Canada’s public-private seed development system faces mounting pressure, raising concerns about lost field data, disrupted breeding cycles, and long-term yield gains.
On the Canadian Prairies, urgency rarely announces itself with sirens. It arrives instead with a calendar.
By late February, across research stations and trial fields stretching from Manitoba through Saskatchewan into Alberta, tens of thousands of small plots are meant to be mapped, seeded and logged. Each one represents a data point in a long experiment: a potential improvement in yield, disease resistance, quality, or resilience. Miss a season, and the loss cannot simply be reclaimed. A year’s data vanishes. A breeding cycle stretches. A competitive edge dulls.
This year, the ticking of that calendar has taken on a sharper tone.
“We’re talking about tens of thousands of plots that should be going in the ground in a matter of weeks,” says Jeff Reid, general manager for SeCan, one of Canada’s largest seed marketing and distribution alliances. “And we’re not sure that people have clear direction on what’s going in the ground or what isn’t.”
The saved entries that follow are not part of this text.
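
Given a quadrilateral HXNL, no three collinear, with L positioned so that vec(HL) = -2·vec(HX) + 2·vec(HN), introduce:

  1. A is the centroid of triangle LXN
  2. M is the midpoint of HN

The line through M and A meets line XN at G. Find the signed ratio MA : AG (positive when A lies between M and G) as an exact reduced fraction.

MA:AG = 1/2

Choose coordinates H = (0, 0), X = (1, 0), N = (0, 1), L = (-2, 2).
1. A is the centroid of triangle LXN ⇒ A = (-1/3, 1)
2. M is the midpoint of HN ⇒ M = (0, 1/2)
line MA meets XN at G = (-1, 2)
A = M + t·(G−M) with t = 1/3, so MA:AG = 1/3:2/3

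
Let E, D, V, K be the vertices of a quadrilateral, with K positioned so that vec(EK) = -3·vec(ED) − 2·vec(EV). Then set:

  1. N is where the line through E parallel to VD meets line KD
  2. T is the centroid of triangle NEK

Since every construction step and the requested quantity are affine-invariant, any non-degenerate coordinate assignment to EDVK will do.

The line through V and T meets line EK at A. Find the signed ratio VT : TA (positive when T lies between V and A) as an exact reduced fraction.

VT:TA = -32/5

Choose coordinates E = (0, 0), D = (1, 0), V = (0, 1), K = (-3, -2).
1. N is where the line through E parallel to VD meets line KD ⇒ N = (1/3, -1/3)
2. T is the centroid of triangle NEK ⇒ T = (-8/9, -7/9)
line VT meets EK at A = (-3/4, -1/2)
T = V + t·(A−V) with t = 32/27, so VT:TA = 32/27:-5/27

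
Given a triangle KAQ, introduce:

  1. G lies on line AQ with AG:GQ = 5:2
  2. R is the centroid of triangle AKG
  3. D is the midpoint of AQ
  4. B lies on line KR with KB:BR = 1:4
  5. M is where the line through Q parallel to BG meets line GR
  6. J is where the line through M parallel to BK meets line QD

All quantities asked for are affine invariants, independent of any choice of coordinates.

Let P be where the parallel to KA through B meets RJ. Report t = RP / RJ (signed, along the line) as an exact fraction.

Choose coordinates K = (0, 0), A = (1, 0), Q = (0, 1).
1. G lies on line AQ with AG:GQ = 5:2 ⇒ G = (2/7, 5/7)
2. R is the centroid of triangle AKG ⇒ R = (3/7, 5/21)
3. D is the midpoint of AQ ⇒ D = (1/2, 1/2)
4. B lies on line KR with KB:BR = 1:4 ⇒ B = (3/35, 1/21)
5. M is where the line through Q parallel to BG meets line GR ⇒ M = (1/10, 4/3)
6. J is where the line through M parallel to BK meets line QD ⇒ J = (-5/28, 33/28)
through B parallel to KA: direction (1, 0); meets RJ at P = (305/553, 1/21)
P = R + t·(J−R) with t = -16/79

t = -16/79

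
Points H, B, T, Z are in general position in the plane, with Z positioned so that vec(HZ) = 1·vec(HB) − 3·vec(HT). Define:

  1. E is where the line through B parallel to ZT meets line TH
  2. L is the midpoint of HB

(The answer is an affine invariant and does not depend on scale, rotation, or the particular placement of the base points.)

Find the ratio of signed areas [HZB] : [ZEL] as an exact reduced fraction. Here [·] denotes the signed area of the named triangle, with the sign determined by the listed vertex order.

[HZB]:[ZEL] = 6

Set H = (0, 0), B = (1, 0), T = (0, 1), Z = (1, -3); any affine frame gives the same invariant.
1. E is where the line through B parallel to ZT meets line TH ⇒ E = (0, 4)
2. L is the midpoint of HB ⇒ L = (1/2, 0)
2·[HZB] = 3, 2·[ZEL] = 1/2
[HZB]:[ZEL] = 3:1/2 = 6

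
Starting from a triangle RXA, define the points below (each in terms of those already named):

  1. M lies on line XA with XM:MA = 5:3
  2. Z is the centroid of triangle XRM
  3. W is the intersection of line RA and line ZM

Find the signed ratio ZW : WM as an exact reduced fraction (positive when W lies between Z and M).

Assign R = (0, 0), X = (1, 0), A = (0, 1) — the answer is frame-independent, so this choice is without loss of generality.
1. M lies on line XA with XM:MA = 5:3 ⇒ M = (3/8, 5/8)
2. Z is the centroid of triangle XRM ⇒ Z = (11/24, 5/24)
3. W is the intersection of line RA and line ZM ⇒ W = (0, 5/2)
W = Z + t·(M−Z) with t = 11/2, so ZW:WM = t:(1−t) = 11/2:-9/2

ZW:WM = -11/9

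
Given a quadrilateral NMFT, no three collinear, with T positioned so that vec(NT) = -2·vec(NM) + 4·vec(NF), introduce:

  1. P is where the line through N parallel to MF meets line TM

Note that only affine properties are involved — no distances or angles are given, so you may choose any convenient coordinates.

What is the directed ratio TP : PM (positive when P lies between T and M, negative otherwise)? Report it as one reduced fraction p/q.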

Behind the unease lies a broader reckoning. Canada’s plant breeding system — long admired for marrying public science, farmer investment and private-sector delivery — is under strain. For a country that prides itself on producing some of the world’s highest-quality cereals and pulses, the implications extend well beyond the laboratory.
The Architecture of an Advantage
Canada’s agricultural advantage has never rested solely on acreage. It has been built on genetics.
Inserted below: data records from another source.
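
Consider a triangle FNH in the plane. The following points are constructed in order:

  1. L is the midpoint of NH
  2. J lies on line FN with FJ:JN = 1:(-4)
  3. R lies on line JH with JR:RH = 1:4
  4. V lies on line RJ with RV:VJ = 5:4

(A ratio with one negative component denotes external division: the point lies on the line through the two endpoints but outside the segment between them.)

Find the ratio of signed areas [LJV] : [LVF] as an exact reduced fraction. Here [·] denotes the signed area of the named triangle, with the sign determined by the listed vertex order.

[LJV]:[LVF] = -16/53

Work in coordinates with F = (0, 0), N = (1, 0), H = (0, 1).
1. L is the midpoint of NH ⇒ L = (1/2, 1/2)
2. J lies on line FN with FJ:JN = 1:(-4) ⇒ J = (-1/3, 0)
3. R lies on line JH with JR:RH = 1:4 ⇒ R = (-4/15, 1/5)
4. V lies on line RJ with RV:VJ = 5:4 ⇒ V = (-41/135, 4/45)
2·[LJV] = -8/135, 2·[LVF] = 53/270
[LJV]:[LVF] = -8/135:53/270 = -16/53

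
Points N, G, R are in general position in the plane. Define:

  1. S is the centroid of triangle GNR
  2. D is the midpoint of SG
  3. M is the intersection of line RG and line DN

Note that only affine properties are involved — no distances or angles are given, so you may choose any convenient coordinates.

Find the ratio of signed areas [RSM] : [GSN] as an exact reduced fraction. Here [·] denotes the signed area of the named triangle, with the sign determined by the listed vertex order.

[RSM]:[GSN] = 4/5

Set N = (0, 0), G = (1, 0), R = (0, 1); any affine frame gives the same invariant.
1. S is the centroid of triangle GNR ⇒ S = (1/3, 1/3)
2. D is the midpoint of SG ⇒ D = (2/3, 1/6)
3. M is the intersection of line RG and line DN ⇒ M = (4/5, 1/5)
2·[RSM] = 4/15, 2·[GSN] = 1/3
[RSM]:[GSN] = 4/15:1/3 = 4/5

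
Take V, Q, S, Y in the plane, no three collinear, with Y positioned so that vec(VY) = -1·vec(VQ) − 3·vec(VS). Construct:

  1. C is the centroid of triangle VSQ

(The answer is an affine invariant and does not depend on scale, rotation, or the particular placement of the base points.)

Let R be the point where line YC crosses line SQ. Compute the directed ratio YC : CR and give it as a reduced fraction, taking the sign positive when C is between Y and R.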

Over decades, publicly funded breeding programs have generated foundational germplasm. Farmer-funded commissions have poured tens of millions of dollars into variety development. Private seed companies have licensed, multiplied and marketed the resulting varieties, creating a cycle of innovation and adoption.
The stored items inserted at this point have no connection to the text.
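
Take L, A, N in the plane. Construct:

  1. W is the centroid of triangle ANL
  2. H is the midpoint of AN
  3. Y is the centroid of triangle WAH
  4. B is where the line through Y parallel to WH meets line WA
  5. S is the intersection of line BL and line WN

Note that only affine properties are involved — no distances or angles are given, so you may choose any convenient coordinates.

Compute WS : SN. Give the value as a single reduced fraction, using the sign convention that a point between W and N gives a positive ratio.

WS:SN = -1/5

Work in coordinates with L = (0, 0), A = (1, 0), N = (0, 1).
1. W is the centroid of triangle ANL ⇒ W = (1/3, 1/3)
2. H is the midpoint of AN ⇒ H = (1/2, 1/2)
3. Y is the centroid of triangle WAH ⇒ Y = (11/18, 5/18)
4. B is where the line through Y parallel to WH meets line WA ⇒ B = (5/9, 2/9)
5. S is the intersection of line BL and line WN ⇒ S = (5/12, 1/6)
S = W + t·(N−W) with t = -1/4, so WS:SN = t:(1−t) = -1/4:5/4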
The arrangement has been neither purely public nor purely private. It has been, as Brent Derkatch, president and CEO of Canterra Seeds, puts it, “public and private, not public or private.”
Foundational research has typically been conducted in the public sphere. From there, both public and private breeding programs refine and commercialise varieties. Retailers and seed companies deliver them to farmers. Farmers fund the next round through checkoffs and levies.
It is a system that has worked remarkably well. Canadian wheat, in particular, commands a global reputation for quality. “Canada’s advantage didn’t happen by accident,” says Jocelyn Velestuk, chair of the Canadian Wheat Research Coalition (CWRC). “It’s the result of long-term breeding work and long-term investment.”
But the system’s very interconnectedness now poses risks.
The Bottlenecks That Cannot be Outsourced
The immediate fear among industry leaders is not abstract. It is operational. Lose a year of field data, and a breeding cycle can be set back irreversibly. “You can’t just catch up later,” Reid explains.
More insidious is the potential loss of people. Breeding programs rely heavily on experienced technicians and research staff who understand local conditions and protocols. If they leave in search of stability, their departure cannot be reversed by restoring funding later.
Then there are the sites themselves. Not all research locations are interchangeable. Take Indian Head in Saskatchewan, renowned for its role in screening for fusarium head blight. “It gives us just the right amount of infection to do very effective screening,” says Reid. “You can’t easily replicate that.”
And beyond breeding lies seed purity. Moving a seed increase unit — responsible for producing early-generation seed — can take years. In the interim, the spectre of contaminated breeder seed looms.